Paul stood firmly in the tradition of Job who proclaimed, “my redeemer liveth”. God as Redeemer sets free; gives life; renews strength – for IT IS HIS VERY NATURE TO DO SO! Creating us for redeemed living! “For you did not receive the spirit of slavery to fall back into fear, but you have received the spirit of sonship. When we cry “Abba, Father!” it is the Spirit himself bearing witness with our spirits that we are children of God, and if children, then heirs, heirs of God and fellow heirs with Christ, provided we suffer with him that in order that we may also be glorified with him.” (Rms. 8:15-17). We are redeemed for God’s chief purpose: That the glory of Christ might show forth in us, and in all of God’s creation. So that we see God’s goodness in everything that reflects the glory of Christ.

God is Creator, Judge, and Redeemer – so then how do we live as believers? The answer is found in Romans 8:28. “All things work together for good, to them that love God.” This is not a passive “whatever-will-be-will-be” attitude; it is not a resignation to fate; and it is certainly not the pervasive fatalism that attempts to take over the world. Rather, it is a dynamic resource of the Spirit. The distinctive of faith versus un-faith is not what happens as what one makes of what happens. All things work together for everyone – the difference is whether for good or ill. Identical circumstances can strengthen one and destroy another. It is not what happens to us, but what happens in us, that determines the good.

As far as I can tell, Jesus never advised us to “keep a stiff upper lip” nor to “grin and bear it”. But He did in many ways point out that the remedies for our ills often lie in our own attitude. He knew that joy does not spring from joylessness; that peace is not a product of guilt; and that health does not come from fear. The Living Bible paraphrases this oft quoted verse: “We know that all that happens to us is working for our good if we love God and are fitting into His plans.” So, the question is not: “Is all that happens for our good?” The question is this: “Are we loving God, and looking to see how our life fits into His purpose?” And so, by His Grace, living in the knowledge of God – our Creator, Judge, and Redeemer – we come to the knowledge of what God is doing.

“What then shall we say to this?

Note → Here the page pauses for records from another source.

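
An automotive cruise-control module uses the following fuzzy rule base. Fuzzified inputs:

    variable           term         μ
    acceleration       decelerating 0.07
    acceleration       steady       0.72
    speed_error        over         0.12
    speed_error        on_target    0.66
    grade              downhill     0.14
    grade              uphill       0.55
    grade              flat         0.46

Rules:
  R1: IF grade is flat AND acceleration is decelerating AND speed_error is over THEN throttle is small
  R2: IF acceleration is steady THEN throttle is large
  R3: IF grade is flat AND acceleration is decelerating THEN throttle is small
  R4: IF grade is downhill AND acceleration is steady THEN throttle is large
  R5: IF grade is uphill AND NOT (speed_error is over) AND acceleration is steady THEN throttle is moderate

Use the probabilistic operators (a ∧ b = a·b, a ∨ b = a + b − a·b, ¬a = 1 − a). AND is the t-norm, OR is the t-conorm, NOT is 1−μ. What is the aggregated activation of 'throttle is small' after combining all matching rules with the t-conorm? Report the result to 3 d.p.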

If God is for us, who is against us? ………….. Who shall separate us from the love of Christ? Shall tribulation, or distress, or persecution, or famine, or nakedness, or peril, or sword? …………. No, in all these things we are more than conquerors through him who loved us. For I am sure that neither death, nor life, nor angels, nor principalities, nor things present, nor things to come, nor powers, nor height, nor depth, nor anything else in all creation, will be able to separate us from the love of God in Christ Jesus our Lord.”